Tomorrow an important festival will be celebrated in the western Church.  It is Pentecost (otherwise known as Whit Sunday).  Nowadays it is a neglected festival.  When I was a child the half term holiday after Easter always coincided with Whit week.  At primary school we had a whole week off.  This enabled my mother to take my sister and me to visit her parents in Lancashire.  (Dad might join us for part of the week, but his holidays from work were not generous.)

In the valley where my grandparents lived Whitsun was celebrated in a big way.  All the people dressed up in their best clothes.  The little girls were given baskets of flowers to carry.  A Whit banner on two poles was carried by two strong men.  The six or eight (I can’t remember which) ribbons attached to the banner were held by girls and the procession set off from the church on a hill and continued along the main road, which had been closed to traffic.
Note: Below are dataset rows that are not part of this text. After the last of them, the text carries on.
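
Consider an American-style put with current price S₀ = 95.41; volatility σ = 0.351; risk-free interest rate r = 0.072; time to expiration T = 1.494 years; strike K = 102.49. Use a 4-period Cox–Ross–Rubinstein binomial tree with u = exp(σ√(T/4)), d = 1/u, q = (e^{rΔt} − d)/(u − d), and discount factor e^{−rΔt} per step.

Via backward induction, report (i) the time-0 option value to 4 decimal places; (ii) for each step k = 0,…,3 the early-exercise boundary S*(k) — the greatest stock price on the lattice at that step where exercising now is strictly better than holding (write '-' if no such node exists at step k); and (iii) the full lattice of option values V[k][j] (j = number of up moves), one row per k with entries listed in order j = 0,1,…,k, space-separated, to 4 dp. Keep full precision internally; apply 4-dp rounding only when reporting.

Δt=0.37350  u=1.23926  d=0.80693  q=0.50962  discount=0.97347
step 4 (expiry): payoffs max(K−S,0) = 62.0373 40.3644 7.0800 0.0000 0.0000
step 3: (k=3,j=0): S=50.1313, (K−S)⁺=52.3587, hold=49.6392 ⇒ V=52.3587 exercise | (k=3,j=1): S=76.9896, (K−S)⁺=25.5004, hold=22.7809 ⇒ V=25.5004 exercise | (k=3,j=2): S=118.2376, (K−S)⁺=0.0000, hold=3.3797 ⇒ V=3.3797 continue | (k=3,j=3): S=181.5844, (K−S)⁺=0.0000, hold=0.0000 ⇒ V=0.0000 continue  boundary S*=76.9896
step 2: (k=2,j=0): S=62.1256, (K−S)⁺=40.3644, hold=37.6449 ⇒ V=40.3644 exercise | (k=2,j=1): S=95.4100, (K−S)⁺=7.0800, hold=13.8497 ⇒ V=13.8497 continue | (k=2,j=2): S=146.5268, (K−S)⁺=0.0000, hold=1.6134 ⇒ V=1.6134 continue  boundary S*=62.1256
step 1: (k=1,j=0): S=76.9896, (K−S)⁺=25.5004, hold=26.1394 ⇒ V=26.1394 continue | (k=1,j=1): S=118.2376, (K−S)⁺=0.0000, hold=7.4117 ⇒ V=7.4117 continue  boundary S*=-
step 0: (k=0,j=0): S=95.4100, (K−S)⁺=7.0800, hold=16.1550 ⇒ V=16.1550 continue  boundary S*=-

price = 16.1550
boundary = - - 62.1256 76.9896
tree:
16.1550
26.1394 7.4117
40.3644 13.8497 1.6134
52.3587 25.5004 3.3797 0.0000
62.0373 40.3644 7.0800 0.0000 0.0000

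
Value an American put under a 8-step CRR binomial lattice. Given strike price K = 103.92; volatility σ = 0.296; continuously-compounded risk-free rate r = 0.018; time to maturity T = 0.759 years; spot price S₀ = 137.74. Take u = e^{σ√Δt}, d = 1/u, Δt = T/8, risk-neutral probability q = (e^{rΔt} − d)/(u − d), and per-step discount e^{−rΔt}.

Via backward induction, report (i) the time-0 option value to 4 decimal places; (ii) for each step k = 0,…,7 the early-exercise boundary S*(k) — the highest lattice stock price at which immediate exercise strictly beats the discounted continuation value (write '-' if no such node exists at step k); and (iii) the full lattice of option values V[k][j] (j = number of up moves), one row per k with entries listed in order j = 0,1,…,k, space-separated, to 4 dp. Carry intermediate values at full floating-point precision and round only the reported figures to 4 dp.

Δt=0.09488  u=1.09546  d=0.91286  q=0.48658  discount=0.99829
step 8 (expiry): payoffs max(K−S,0) = 37.5011 24.2153 8.2720 0.0000 0.0000 0.0000 0.0000 0.0000 0.0000
step 7: (k=7,j=0): S=72.7592, (K−S)⁺=31.1608, hold=30.9835 ⇒ V=31.1608 exercise | (k=7,j=1): S=87.3132, (K−S)⁺=16.6068, hold=16.4295 ⇒ V=16.6068 exercise | (k=7,j=2): S=104.7784, (K−S)⁺=0.0000, hold=4.2397 ⇒ V=4.2397 continue | (k=7,j=3): S=125.7373, (K−S)⁺=0.0000, hold=0.0000 ⇒ V=0.0000 continue | (k=7,j=4): S=150.8885, (K−S)⁺=0.0000, hold=0.0000 ⇒ V=0.0000 continue | (k=7,j=5): S=181.0707, (K−S)⁺=0.0000, hold=0.0000 ⇒ V=0.0000 continue | (k=7,j=6): S=217.2903, (K−S)⁺=0.0000, hold=0.0000 ⇒ V=0.0000 continue | (k=7,j=7): S=260.7549, (K−S)⁺=0.0000, hold=0.0000 ⇒ V=0.0000 continue  boundary S*=87.3132
step 6: (k=6,j=0): S=79.7047, (K−S)⁺=24.2153, hold=24.0380 ⇒ V=24.2153 exercise | (k=6,j=1): S=95.6480, (K−S)⁺=8.2720, hold=10.5711 ⇒ V=10.5711 continue | (k=6,j=2): S=114.7805, (K−S)⁺=0.0000, hold=2.1730 ⇒ V=2.1730 continue | (k=6,j=3): S=137.7400, (K−S)⁺=0.0000, hold=0.0000 ⇒ V=0.0000 continue | (k=6,j=4): S=165.2921, (K−S)⁺=0.0000, hold=0.0000 ⇒ V=0.0000 continue | (k=6,j=5): S=198.3555, (K−S)⁺=0.0000, hold=0.0000 ⇒ V=0.0000 continue | (k=6,j=6): S=238.0326, (K−S)⁺=0.0000, hold=0.0000 ⇒ V=0.0000 continue  boundary S*=79.7047
step 5: (k=5,j=0): S=87.3132, (K−S)⁺=16.6068, hold=17.5463 ⇒ V=17.5463 continue | (k=5,j=1): S=104.7784, (K−S)⁺=0.0000, hold=6.4737 ⇒ V=6.4737 continue | (k=5,j=2): S=125.7373, (K−S)⁺=0.0000, hold=1.1138 ⇒ V=1.1138 continue | (k=5,j=3): S=150.8885, (K−S)⁺=0.0000, hold=0.0000 ⇒ V=0.0000 continue | (k=5,j=4): S=181.0707, (K−S)⁺=0.0000, hold=0.0000 ⇒ V=0.0000 continue | (k=5,j=5): S=217.2903, (K−S)⁺=0.0000, hold=0.0000 ⇒ V=0.0000 continue  boundary S*=-
step 4: (k=4,j=0): S=95.6480, (K−S)⁺=8.2720, hold=12.1378 ⇒ V=12.1378 continue | (k=4,j=1): S=114.7805, (K−S)⁺=0.0000, hold=3.8591 ⇒ V=3.8591 continue | (k=4,j=2): S=137.7400, (K−S)⁺=0.0000, hold=0.5709 ⇒ V=0.5709 continue | (k=4,j=3): S=165.2921, (K−S)⁺=0.0000, hold=0.0000 ⇒ V=0.0000 continue | (k=4,j=4): S=198.3555, (K−S)⁺=0.0000, hold=0.0000 ⇒ V=0.0000 continue  boundary S*=-
step 3: (k=3,j=0): S=104.7784, (K−S)⁺=0.0000, hold=8.0957 ⇒ V=8.0957 continue | (k=3,j=1): S=125.7373, (K−S)⁺=0.0000, hold=2.2552 ⇒ V=2.2552 continue | (k=3,j=2): S=150.8885, (K−S)⁺=0.0000, hold=0.2926 ⇒ V=0.2926 continue | (k=3,j=3): S=181.0707, (K−S)⁺=0.0000, hold=0.0000 ⇒ V=0.0000 continue  boundary S*=-
step 2: (k=2,j=0): S=114.7805, (K−S)⁺=0.0000, hold=5.2448 ⇒ V=5.2448 continue | (k=2,j=1): S=137.7400, (K−S)⁺=0.0000, hold=1.2980 ⇒ V=1.2980 continue | (k=2,j=2): S=165.2921, (K−S)⁺=0.0000, hold=0.1500 ⇒ V=0.1500 continue  boundary S*=-
step 1: (k=1,j=0): S=125.7373, (K−S)⁺=0.0000, hold=3.3187 ⇒ V=3.3187 continue | (k=1,j=1): S=150.8885, (K−S)⁺=0.0000, hold=0.7381 ⇒ V=0.7381 continue  boundary S*=-
step 0: (k=0,j=0): S=137.7400, (K−S)⁺=0.0000, hold=2.0595 ⇒ V=2.0595 continue  boundary S*=-

price = 2.0595
boundary = - - - - - - 79.7047 87.3132
tree:
2.0595
3.3187 0.7381
5.2448 1.2980 0.1500
8.0957 2.2552 0.2926 0.0000
12.1378 3.8591 0.5709 0.0000 0.0000
17.5463 6.4737 1.1138 0.0000 0.0000 0.0000
24.2153 10.5711 2.1730 0.0000 0.0000 0.0000 0.0000
31.1608 16.6068 4.2397 0.0000 0.0000 0.0000 0.0000 0.0000
37.5011 24.2153 8.2720 0.0000 0.0000 0.0000 0.0000 0.0000 0.0000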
I remember taking part twice.  This was the Church Mum had belonged to and where she was remembered with affection.  The first time one of the little girls (in tears) had refused to carry her basket of flowers and I was given it to carry instead.  The second time I was invited to hold one of the ribbons.  At the time I felt quite embarrassed about it (as a visitor), but I realise now it was an honour and that it was somewhere Mum belonged.

So what were they celebrating?

At Easter the resurrection had been celebrated.  On Ascension Day Jesus’ return to heaven was commemorated.  Now the Church was giving thanks that the promise had been fulfilled.  Luke 24:44-49  In verse 49 Jesus said, “I am going to send you what my Father has promised: but stay in the city until you have been clothed with power from on high.”

The story of the fulfilment of this prophecy is to be found in the Acts of the Apostles (also written by Luke).  Acts 2: 1-41 tells the story of what happened at the Jewish festival of Pentecost, ten days after Jesus had ascended into heaven.

The third person of the Trinity, the Holy Spirit had been given to the believers.  (We believe in one God – Father, Son and Holy Spirit.)  The change in them was immediately obvious.  The former fisherman, Simon Peter, made a speech in the street and three thousand people believed.

St Paul wrote about the Holy Spirit in his letters.
1 Corinthians 12 :1-31  and Galatians 5: 16-26

St Peter also wrote about God’s strength and gifts.  1 Peter 4: 7-11

The gift of the Holy Spirit was not just for the early Church.  In the Church of England, to which I belong, it is traditional for babies to be baptised.  When they are old enough to repent and believe for themselves, they are confirmed.  The Bishop lays his hands on the head of each confirmation candidate and prays for them to receive the Holy Spirit.  Lives are still being changed and people empowered to live for God.